Pivot table example
The efficiency of a pivot table can be illustrated by comparing a regular table with a pivot table that has the same data. In the following table, you have three dimensions: Customer, Product Group, and Item, and two measures: Quantity and Sales.
The table shows the sales of some food products. If you want to rearrange the data to simplify analysis, the options are somewhat limited. You can change the order of the columns, but that does not improve the overview. You can also set the sorting order, either in the sorting section in the properties panel, or by clicking the dimension columns. However, the problem persists. The customers, product groups, and items are all presented more than once, and it is not possible to get a good summary of the data.
Here is the same data in a pivot table.
As you can see, the pivot table presents the data in a much more condensed way, which simplifies analysis and comparison. Compared to the regular table, the number or rows has been halved in the pivot table and the number of columns is three instead of five.
One of the advantages of a pivot table is the interchangeability, that is, the ability to move row items to columns and column items to rows. This flexibility is very powerful and enables you to rearrange the data and have several different views of the same data set. Depending on what you want to focus on, you move the dimensions and measures to bring forward data of interest and hide data that is either too detailed, or irrelevant for the analysis.

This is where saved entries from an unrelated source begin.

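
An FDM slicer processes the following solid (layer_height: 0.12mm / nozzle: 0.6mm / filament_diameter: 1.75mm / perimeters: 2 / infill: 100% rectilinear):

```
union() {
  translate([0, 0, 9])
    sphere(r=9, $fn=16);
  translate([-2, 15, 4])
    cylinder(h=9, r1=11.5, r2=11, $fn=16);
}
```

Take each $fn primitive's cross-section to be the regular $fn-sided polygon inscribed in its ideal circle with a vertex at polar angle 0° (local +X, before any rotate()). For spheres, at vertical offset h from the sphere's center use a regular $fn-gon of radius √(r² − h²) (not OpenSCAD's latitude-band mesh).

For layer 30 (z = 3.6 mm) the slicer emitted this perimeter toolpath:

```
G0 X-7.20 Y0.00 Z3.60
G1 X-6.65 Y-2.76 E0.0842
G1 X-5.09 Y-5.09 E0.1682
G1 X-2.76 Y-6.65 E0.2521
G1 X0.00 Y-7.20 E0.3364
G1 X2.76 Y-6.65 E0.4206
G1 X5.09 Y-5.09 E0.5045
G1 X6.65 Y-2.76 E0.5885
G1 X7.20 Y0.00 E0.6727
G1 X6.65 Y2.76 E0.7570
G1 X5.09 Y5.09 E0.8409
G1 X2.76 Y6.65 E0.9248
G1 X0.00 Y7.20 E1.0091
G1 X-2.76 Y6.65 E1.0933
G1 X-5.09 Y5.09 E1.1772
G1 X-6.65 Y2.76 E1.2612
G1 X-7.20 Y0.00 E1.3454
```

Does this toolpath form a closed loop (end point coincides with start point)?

yes

Start point (G0): (-7.20, 0.00). End point (last G1): the path returns to the start — closed.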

The pivot table shows the dimensions Customer, Product Group, and Item, and the measures Quantity and Sales. In this view, you have a summary of quantity and sales for each customer. If you want to know which items and product groups that the customers bought, you need to expand the customer fields by clicking P. A P icon indicates that a field can be further expanded and present more details, while a Q icon indicates that the field can be collapsed, to reduce the number of fields and details.